Background: Venous thromboembolism (VTE) is a common cause of death and morbidity in stroke patients. There are few data concerning the effectiveness of intermittent pneumatic compression (IPC) in treating patients with stroke.
Objectives: To establish whether or not the application of IPC to the legs of immobile stroke patients reduced their risk of deep vein thrombosis (DVT).
Design: Clots in Legs Or sTockings after Stroke (CLOTS) 3 was a multicentre, parallel-group, randomised controlled trial which allocated patients via a central randomisation system to IPC or no IPC. A technician blinded to treatment allocation performed compression duplex ultrasound (CDU) of both legs at 7-10 days and 25-30 days after enrolment. We followed up patients for 6 months to determine survival and later symptomatic VTE. Patients were analysed according to their treatment allocation.
Setting: We enrolled 2876 patients in 94 UK hospitals between 8 December 2008 and 6 September 2012.
Participants: Inclusion criteria: patients admitted to hospital within 3 days of acute stroke and who were immobile on the day of admission (day 0) to day 3. Exclusion criteria: age <16 years; subarachnoid haemorrhage; and contra-indications to IPC including dermatitis, leg ulcers, severe oedema, severe peripheral vascular disease and congestive cardiac failure.
Interventions: Participants were allocated to routine care or routine care plus IPC for 30 days, or until earlier discharge or walking independently.
Main outcome measures: The primary outcome was DVT in popliteal or femoral veins, detected on a screening CDU, or any symptomatic DVT in the proximal veins, confirmed by imaging, within 30 days of randomisation. The secondary outcomes included death, any DVTs, symptomatic DVTs, pulmonary emboli, skin breaks on the legs, falls with injury or fractures and duration of IPC use occurring within 30 days of randomisation and survival, symptomatic VTE, disability (as measured by the Oxford Handicap Scale), quality of life (as measured by the European Quality of Life-5 Dimensions 3 Level questionnaire) and length of initial hospital stay measured 6 months after randomisation.
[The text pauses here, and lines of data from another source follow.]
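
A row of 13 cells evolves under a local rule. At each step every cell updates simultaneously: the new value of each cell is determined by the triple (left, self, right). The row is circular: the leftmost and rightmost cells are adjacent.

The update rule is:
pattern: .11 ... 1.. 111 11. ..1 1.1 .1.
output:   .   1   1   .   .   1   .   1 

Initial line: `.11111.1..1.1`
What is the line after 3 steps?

step 1: .......1111.1
step 2: 1111111.....1
step 3: .......11111.

.......11111.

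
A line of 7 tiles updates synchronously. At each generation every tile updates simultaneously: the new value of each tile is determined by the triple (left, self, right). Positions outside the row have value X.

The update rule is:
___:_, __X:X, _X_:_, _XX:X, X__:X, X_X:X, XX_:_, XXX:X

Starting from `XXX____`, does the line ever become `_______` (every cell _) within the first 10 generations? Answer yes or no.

XX_X__X
X_X_XXX
_X_XXXX
X_XXXXX
_XXXXXX
XXXXXXX
XXXXXXX  (fixed point — unchanged through generation 10)
generation 10 is XXXXXXX, still not uniform _

no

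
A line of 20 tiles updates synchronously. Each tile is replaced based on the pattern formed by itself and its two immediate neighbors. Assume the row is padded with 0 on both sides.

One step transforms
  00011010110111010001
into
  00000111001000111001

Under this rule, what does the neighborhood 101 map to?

At position 5 the neighborhood is 101; the next row has 1 there.

1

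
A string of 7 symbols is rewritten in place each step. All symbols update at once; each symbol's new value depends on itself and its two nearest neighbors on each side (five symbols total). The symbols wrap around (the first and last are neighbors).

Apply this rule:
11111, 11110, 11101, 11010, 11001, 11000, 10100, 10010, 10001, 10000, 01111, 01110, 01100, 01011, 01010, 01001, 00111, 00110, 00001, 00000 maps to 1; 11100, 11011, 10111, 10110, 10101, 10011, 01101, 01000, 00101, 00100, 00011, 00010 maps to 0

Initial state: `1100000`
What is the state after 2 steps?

step 1: 1111110
step 2: 0111110

0111110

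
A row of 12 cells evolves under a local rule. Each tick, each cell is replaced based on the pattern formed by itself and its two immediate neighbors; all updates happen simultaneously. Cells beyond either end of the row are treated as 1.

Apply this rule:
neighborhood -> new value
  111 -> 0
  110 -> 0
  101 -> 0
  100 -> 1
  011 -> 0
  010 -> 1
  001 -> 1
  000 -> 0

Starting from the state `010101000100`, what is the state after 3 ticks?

010101101111
010100000000
010110000001

010110000001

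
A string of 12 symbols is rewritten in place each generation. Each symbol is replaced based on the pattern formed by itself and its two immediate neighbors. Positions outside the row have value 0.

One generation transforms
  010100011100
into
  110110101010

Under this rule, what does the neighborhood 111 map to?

At position 8 the neighborhood is 111; the next row has 1 there.

1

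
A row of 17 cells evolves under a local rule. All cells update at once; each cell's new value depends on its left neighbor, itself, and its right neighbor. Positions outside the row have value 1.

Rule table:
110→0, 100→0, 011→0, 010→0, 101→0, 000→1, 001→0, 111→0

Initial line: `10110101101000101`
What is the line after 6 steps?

00000000000010000
01111111111000110
00000000000010000  (repeats step 1; period 2)
step 6: 01111111111000110

01111111111000110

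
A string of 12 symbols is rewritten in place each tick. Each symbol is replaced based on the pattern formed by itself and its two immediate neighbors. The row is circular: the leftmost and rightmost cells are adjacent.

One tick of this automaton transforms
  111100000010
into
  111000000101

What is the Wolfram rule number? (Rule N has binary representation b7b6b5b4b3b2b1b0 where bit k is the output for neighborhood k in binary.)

170

position 1: 111 → 1  (bit 7 = 1)
position 3: 110 → 0  (bit 6 = 0)
position 11: 101 → 1  (bit 5 = 1)
position 4: 100 → 0  (bit 4 = 0)
position 0: 011 → 1  (bit 3 = 1)
position 10: 010 → 0  (bit 2 = 0)
position 9: 001 → 1  (bit 1 = 1)
position 5: 000 → 0  (bit 0 = 0)
bits b7..b0 = 10101010 = 170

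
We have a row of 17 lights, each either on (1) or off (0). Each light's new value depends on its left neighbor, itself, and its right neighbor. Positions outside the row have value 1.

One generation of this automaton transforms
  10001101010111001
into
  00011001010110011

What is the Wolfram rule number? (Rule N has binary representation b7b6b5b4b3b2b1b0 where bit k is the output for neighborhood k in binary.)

position 12: 111 → 1  (bit 7 = 1)
position 0: 110 → 0  (bit 6 = 0)
position 6: 101 → 0  (bit 5 = 0)
position 1: 100 → 0  (bit 4 = 0)
position 4: 011 → 1  (bit 3 = 1)
position 7: 010 → 1  (bit 2 = 1)
position 3: 001 → 1  (bit 1 = 1)
position 2: 000 → 0  (bit 0 = 0)
bits b7..b0 = 10001110 = 142

142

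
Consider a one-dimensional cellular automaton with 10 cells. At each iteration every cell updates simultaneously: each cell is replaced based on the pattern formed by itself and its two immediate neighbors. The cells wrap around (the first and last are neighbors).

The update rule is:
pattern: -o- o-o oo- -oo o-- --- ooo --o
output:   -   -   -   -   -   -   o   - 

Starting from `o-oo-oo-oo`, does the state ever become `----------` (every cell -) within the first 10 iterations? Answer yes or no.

---------o
----------
all cells are - at iteration 2

yes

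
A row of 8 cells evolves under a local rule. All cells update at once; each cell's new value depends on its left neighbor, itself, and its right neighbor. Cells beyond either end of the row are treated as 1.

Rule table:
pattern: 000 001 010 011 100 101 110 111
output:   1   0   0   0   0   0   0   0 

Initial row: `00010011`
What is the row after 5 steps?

01000000

step 1: 01000000
step 2: 00011110
step 3: 01000000  (repeats step 1; period 2)
step 5: 01000000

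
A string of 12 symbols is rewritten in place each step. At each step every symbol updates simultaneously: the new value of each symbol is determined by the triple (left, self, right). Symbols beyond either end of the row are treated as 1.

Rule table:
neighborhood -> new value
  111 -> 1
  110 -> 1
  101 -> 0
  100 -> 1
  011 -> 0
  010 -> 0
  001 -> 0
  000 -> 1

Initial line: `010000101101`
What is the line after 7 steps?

111111001110

001110000100
100111110010
110011111000
111001111110
111100111110
111110011110
111111001110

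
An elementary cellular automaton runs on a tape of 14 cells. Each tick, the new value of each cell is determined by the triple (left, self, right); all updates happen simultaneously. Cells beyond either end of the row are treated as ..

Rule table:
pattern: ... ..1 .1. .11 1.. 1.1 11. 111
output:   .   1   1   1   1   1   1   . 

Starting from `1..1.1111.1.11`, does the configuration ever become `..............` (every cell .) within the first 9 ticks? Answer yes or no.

111111..111111
1....1111....1
11..11..11..11
11111111111111
1............1
11..........11
111........111
1.11......11.1
11111....11111
tick 9 is 11111....11111, still not uniform .

no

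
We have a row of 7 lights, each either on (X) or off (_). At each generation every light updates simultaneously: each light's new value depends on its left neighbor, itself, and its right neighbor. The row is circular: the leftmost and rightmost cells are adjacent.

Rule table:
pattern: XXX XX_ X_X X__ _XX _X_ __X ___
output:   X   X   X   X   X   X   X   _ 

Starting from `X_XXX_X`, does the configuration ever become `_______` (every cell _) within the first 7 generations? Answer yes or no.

generation 1: XXXXXXX
generation 2: XXXXXXX  (fixed point — unchanged through generation 7)
generation 7 is XXXXXXX, still not uniform _

no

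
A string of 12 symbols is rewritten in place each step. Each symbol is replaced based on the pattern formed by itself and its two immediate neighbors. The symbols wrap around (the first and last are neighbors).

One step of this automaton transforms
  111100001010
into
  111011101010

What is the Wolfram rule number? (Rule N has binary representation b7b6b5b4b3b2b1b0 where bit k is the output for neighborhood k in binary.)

157

position 1: 111 → 1  (bit 7 = 1)
position 3: 110 → 0  (bit 6 = 0)
position 9: 101 → 0  (bit 5 = 0)
position 4: 100 → 1  (bit 4 = 1)
position 0: 011 → 1  (bit 3 = 1)
position 8: 010 → 1  (bit 2 = 1)
position 7: 001 → 0  (bit 1 = 0)
position 5: 000 → 1  (bit 0 = 1)
bits b7..b0 = 10011101 = 157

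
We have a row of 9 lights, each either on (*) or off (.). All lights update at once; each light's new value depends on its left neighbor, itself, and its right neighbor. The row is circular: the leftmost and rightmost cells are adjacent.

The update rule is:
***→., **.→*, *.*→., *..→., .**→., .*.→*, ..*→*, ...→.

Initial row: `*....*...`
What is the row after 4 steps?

step 1: *...**..*
step 2: *..*.*.*.
step 3: *.**.*.*.
step 4: *..*.*.*.

*..*.*.*.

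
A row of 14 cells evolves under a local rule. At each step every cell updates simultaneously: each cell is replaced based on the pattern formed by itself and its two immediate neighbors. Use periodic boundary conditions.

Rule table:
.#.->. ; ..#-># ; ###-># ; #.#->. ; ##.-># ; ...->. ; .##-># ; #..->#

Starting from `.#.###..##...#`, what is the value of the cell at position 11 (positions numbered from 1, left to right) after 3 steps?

step 1: ...########.#.
step 2: ..#########..#
step 3: #############.
position 11 holds #

#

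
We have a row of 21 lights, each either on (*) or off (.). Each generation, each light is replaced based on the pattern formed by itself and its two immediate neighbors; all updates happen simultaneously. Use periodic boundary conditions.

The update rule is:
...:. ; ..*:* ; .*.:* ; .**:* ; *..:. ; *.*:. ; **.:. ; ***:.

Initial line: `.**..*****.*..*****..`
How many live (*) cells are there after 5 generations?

**..**.....*.**......
*..**.....**.*......*
..**.....**..*.....**
.**.....**..**....**.
**.....**..**....**..
count of *: 8

8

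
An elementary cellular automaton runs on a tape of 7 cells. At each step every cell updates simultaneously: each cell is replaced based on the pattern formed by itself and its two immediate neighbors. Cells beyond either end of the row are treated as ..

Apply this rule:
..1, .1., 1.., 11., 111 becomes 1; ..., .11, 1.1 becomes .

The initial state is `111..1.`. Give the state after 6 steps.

step 1: .111111
step 2: 1.11111
step 3: 1..1111
step 4: 111.111
step 5: .11..11
step 6: 1.111.1

1.111.1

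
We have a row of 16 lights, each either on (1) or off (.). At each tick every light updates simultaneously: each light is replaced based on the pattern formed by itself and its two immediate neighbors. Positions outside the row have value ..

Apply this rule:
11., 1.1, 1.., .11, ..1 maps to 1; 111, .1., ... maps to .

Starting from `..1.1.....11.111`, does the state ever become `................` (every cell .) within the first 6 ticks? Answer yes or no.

no

.1.1.1...11111.1
1.1.1.1.11...11.
.1.1.1.1111.1111
1.1.1.11..111..1
.1.1.111111.111.
1.1.11....111.11
tick 6 is 1.1.11....111.11, still not uniform .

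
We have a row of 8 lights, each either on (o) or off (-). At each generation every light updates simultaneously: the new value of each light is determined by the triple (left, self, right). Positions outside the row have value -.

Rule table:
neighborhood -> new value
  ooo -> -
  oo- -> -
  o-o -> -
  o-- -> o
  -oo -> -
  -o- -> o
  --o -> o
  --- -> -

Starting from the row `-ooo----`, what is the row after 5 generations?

o---o---
oo-ooo--
------o-
-----ooo
----o---

----o---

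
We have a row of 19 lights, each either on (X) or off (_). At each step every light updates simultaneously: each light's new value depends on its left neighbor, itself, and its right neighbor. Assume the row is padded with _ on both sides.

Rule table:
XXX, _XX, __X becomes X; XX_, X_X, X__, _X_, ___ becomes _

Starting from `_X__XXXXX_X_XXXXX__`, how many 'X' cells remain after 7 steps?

6

X__XXXXX____XXXX___
__XXXXX____XXXX____
_XXXXX____XXXX_____
XXXXX____XXXX______
XXXX____XXXX_______
XXX____XXXX________
XX____XXXX_________
count of X: 6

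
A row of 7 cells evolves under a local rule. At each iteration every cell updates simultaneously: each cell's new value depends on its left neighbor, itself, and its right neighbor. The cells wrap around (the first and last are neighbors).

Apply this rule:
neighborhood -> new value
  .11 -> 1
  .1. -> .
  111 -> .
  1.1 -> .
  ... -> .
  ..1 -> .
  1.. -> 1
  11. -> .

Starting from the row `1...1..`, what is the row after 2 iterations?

..1...1

.1...1.
..1...1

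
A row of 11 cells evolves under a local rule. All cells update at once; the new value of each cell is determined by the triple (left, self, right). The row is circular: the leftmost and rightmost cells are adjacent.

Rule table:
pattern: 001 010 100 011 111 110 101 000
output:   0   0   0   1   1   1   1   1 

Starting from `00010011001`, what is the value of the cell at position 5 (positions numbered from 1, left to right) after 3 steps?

01000011000
00011011011
01011111111
position 5 holds 1

1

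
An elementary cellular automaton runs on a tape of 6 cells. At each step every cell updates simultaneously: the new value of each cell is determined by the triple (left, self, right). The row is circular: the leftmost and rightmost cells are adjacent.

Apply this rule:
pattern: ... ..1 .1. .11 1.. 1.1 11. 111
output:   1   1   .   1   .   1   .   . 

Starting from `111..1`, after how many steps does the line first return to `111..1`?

....11
.1111.
11....
1..111
..11..
111..1

6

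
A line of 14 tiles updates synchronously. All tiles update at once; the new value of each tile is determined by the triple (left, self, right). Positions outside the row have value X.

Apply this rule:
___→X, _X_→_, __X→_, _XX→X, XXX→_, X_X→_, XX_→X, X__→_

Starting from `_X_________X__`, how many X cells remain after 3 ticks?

5

___XXXXXXX____
_X_X_____X_XX_
_____XXX___XX_
count of X: 5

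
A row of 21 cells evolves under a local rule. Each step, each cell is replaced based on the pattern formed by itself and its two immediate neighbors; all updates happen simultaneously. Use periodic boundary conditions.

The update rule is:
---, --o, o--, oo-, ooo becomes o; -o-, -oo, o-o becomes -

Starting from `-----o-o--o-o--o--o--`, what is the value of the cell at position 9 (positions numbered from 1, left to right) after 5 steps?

ooooo---oo---oo-oo-oo
oooooooo-oooo-o--o--o
oooooooo--ooo--oo-oo-
-ooooooooo-oooo-o--o-
o-oooooooo--ooo--oo-o
position 9 holds o

o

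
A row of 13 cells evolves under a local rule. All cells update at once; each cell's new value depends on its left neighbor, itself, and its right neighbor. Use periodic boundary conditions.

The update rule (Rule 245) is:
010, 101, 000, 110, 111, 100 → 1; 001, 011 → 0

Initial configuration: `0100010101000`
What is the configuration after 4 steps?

0111011111111
1011101111111
1101110111111
1110111011111

1110111011111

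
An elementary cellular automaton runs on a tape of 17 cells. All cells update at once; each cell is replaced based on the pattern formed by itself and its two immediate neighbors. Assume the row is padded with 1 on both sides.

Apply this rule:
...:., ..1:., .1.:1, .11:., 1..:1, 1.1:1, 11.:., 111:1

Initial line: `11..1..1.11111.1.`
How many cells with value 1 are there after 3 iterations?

12

iteration 1: 1.1.11.11.111.111
iteration 2: .111..1..1.1.1.11
iteration 3: 1.1.1.11.111111.1
count of 1: 12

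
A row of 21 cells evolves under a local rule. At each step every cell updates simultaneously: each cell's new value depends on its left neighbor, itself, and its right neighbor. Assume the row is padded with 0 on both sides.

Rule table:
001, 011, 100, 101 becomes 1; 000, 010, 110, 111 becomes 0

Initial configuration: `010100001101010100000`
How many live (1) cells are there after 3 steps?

10

101010011010101010000
010101110101010101000
101011001010101010100
count of 1: 10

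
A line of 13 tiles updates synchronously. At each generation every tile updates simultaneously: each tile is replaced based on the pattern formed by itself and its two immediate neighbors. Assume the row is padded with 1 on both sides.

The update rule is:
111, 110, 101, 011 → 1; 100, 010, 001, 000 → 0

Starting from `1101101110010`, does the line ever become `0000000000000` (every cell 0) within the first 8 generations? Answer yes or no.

generation 1: 1111111110001
generation 2: 1111111110001  (fixed point — unchanged through generation 8)
generation 8 is 1111111110001, still not uniform 0

no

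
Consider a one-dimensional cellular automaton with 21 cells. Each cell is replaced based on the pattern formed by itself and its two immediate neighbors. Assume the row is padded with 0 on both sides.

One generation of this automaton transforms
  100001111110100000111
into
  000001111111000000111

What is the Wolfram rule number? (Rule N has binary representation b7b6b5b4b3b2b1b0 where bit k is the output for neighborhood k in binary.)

position 6: 111 → 1  (bit 7 = 1)
position 10: 110 → 1  (bit 6 = 1)
position 11: 101 → 1  (bit 5 = 1)
position 1: 100 → 0  (bit 4 = 0)
position 5: 011 → 1  (bit 3 = 1)
position 0: 010 → 0  (bit 2 = 0)
position 4: 001 → 0  (bit 1 = 0)
position 2: 000 → 0  (bit 0 = 0)
bits b7..b0 = 11101000 = 232

232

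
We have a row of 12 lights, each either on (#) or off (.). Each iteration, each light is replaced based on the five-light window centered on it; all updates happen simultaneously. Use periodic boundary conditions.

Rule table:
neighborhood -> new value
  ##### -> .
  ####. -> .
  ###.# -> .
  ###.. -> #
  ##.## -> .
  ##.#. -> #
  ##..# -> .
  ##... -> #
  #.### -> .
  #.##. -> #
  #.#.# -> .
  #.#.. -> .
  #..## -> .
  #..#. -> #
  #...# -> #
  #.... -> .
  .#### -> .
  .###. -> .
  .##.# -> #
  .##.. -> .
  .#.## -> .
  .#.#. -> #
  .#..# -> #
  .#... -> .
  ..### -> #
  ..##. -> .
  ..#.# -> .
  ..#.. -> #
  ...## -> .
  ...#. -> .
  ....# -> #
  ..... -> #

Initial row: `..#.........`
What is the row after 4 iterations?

#.#..#######
.#.#.#......
..#.#...####
.#.#..#.#..#

.#.#..#.#..#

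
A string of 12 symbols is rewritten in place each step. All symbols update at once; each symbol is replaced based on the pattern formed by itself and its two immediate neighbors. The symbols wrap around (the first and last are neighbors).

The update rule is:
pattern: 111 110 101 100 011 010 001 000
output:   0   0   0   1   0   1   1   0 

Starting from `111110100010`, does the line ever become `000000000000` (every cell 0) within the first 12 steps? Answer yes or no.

yes

000000110110
000001000001
100011100011
010100010100
110110110110
000000000000
all cells are 0 at step 6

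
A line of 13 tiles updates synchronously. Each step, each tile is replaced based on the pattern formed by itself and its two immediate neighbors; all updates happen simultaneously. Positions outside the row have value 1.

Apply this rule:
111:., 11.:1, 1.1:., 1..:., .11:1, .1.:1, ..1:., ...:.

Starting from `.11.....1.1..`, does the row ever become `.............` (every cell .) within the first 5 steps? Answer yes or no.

no

.11.....1.1..  (fixed point — unchanged through step 5)
step 5 is .11.....1.1.., still not uniform .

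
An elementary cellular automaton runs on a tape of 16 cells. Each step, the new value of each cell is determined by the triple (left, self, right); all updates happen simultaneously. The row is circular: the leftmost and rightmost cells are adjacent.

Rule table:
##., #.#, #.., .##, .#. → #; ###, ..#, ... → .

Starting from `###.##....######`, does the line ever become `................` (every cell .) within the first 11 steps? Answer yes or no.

step 1: ..#####...#.....
step 2: ..#...##..##....
step 3: ..##..###.###...
step 4: ..###.#.###.##..
step 5: ..#.#####.#####.
step 6: ..###...###...##
step 7: #.#.##..#.##..##
step 8: #######.#####.#.
step 9: #.....###...####
step 10: ##....#.##..#...
step 11: ###...#####.##..
step 11 is ###...#####.##.., still not uniform .

no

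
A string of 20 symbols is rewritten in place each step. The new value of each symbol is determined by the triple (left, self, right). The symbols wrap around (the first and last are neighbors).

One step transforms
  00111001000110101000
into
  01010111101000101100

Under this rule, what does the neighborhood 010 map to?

1

At position 7 the neighborhood is 010; the next row has 1 there.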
Results: We allocated 1438 patients to IPC and 1438 to no IPC. The primary outcome occurred in 122 (8.5%) of 1438 patients allocated to IPC and 174 (12.1%) of 1438 patients allocated to no IPC, giving an absolute reduction in risk of 3.6% [95% confidence interval (CI) 1.4% to 5.8%] and a relative risk reduction of 0.69 (95% CI 0.55 to 0.86). After excluding 323 patients who died prior to any primary outcome and 41 who had no screening CDU, the primary outcome occurred in 122 of 1267 IPC participants compared with 174 of 1245 no-IPC participants, giving an adjusted odds ratio of 0.65 (95% CI 0.51 to 0.84; p = 0.001). Secondary outcomes in IPC compared with no-IPC participants were death in the treatment period in 156 (10.8%) versus 189 (13.1%) (p = 0.058); skin breaks in 44 (3.1%) versus 20 (1.4%) (p = 0.002); and falls with injury in 33 (2.3%) versus 24 (1.7%) (p = 0.221). Among patients treated with IPC, there was a statistically significant improvement in survival to 6 months (hazard ratio 0.86, 95% CI 0.73 to 0.99; p = 0.042), but no improvement in disability. The direct cost of preventing a DVT was 1282 pound per event (95% CI 785 pound to 3077) pound.
Conclusions: IPC is an effective and inexpensive method of reducing the risk of DVT and improving survival in immobile stroke patients.
Future research: Further research should test whether or not IPC improves survival in other groups of high-risk hospitalised medical patients. In addition, research into methods to improve adherence to IPC might increase the benefits of IPC in stroke patients.